Morgan Stanley cuts year-end Sensex target to 62,000
This comes after Credit Suisse, earlier this week, downgraded its India position to underweight from overweight, citing high oil prices.
“Implied volatility and market breadth, among other indicators, are suggesting the market is likely to find a floor sooner than later. That said, a rise in domestic policy rates may bring another bout of volatility beyond geopolitics,” said Morgan Stanley in a note to clients. The brokerage has ‘double upgraded’ the technology sector, adding Infosys and Tech Mahindra to its focus list and deleting Tata Steel and NTPC from the list.
The financial services firm has revised its bull case scenario target to 75,000 from 80,000 earlier and bear case scenario target to 45,000 from 50,000.
Morgan Stanley’s base case is under the assumption that the Russia-Ukraine tensions would end in weeks and that future Covid-19 waves would not restrict economic activity in a big way. The base target of Morgan Stanley for the Sensex assumes that the government policy remains supportive and the Reserve Bank of India takes a calibrated exit.
The firm said Indian markets have held up well against the rise in oil prices to multi-year highs but the length of the military action in Ukraine could determine its impact on earnings and multiples.

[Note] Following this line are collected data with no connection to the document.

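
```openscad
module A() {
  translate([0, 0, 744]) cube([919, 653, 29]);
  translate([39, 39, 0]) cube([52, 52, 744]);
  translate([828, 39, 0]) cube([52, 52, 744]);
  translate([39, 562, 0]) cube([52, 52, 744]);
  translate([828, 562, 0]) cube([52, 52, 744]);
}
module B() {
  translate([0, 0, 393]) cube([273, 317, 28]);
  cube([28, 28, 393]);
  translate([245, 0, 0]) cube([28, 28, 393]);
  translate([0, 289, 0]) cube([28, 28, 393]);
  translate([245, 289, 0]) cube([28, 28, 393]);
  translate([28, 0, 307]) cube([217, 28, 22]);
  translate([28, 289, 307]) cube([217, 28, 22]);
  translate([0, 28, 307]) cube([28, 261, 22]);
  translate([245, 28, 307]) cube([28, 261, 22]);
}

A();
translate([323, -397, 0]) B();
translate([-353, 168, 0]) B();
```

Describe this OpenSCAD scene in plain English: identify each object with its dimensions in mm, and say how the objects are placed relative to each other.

A is a rectangular dining table. The top is 919×653×29 mm with its upper surface at z = 773 mm. It stands on four 52×52 mm square legs, each inset 39 mm from the nearest pair of top edges, running from the floor to the underside of the top.

B is a four-legged stool. The seat is 273×317 mm, 28 mm thick, top at z = 421 mm. It stands on four square legs, each 28×28 mm in cross-section, from z = 0 to the seat underside, each flush with a corner of the seat. Four stretchers, 28 mm wide and 22 mm tall, connect adjacent legs with their undersides at z = 307 mm, each running between the inner faces of the legs it joins and aligned with the legs' outer faces on the other axis.

Two stools sit around the table at the −y, −x sides.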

Indian indices are still down 3% since February 24 when Russia launched its military operation in Ukraine, sending equity markets into a panic globally. This conflict added to worries of foreign investors who have been sellers of Indian equities for the last four months due to expensive valuation and prospects of aggressive rate hikes in the US.
The firm is overweight financials, consumer discretionary and industrials and has cut stance on consumer staples to underweight from equal-weight.
Earlier this week, Credit Suisse, terming its downgrade of India’s position as a tactical move, said it will use the funds freed from India to raise its China and Australia position to overweight.
“Because of its strong structural prospects and robust earnings per share momentum, we will look for opportunities to re-enter the market, but today we tactically cut our India position. Higher oil prices hurt the current account, add to inflationary pressures and increase sensitivity to Fed rate hikes,” said Credit Suisse.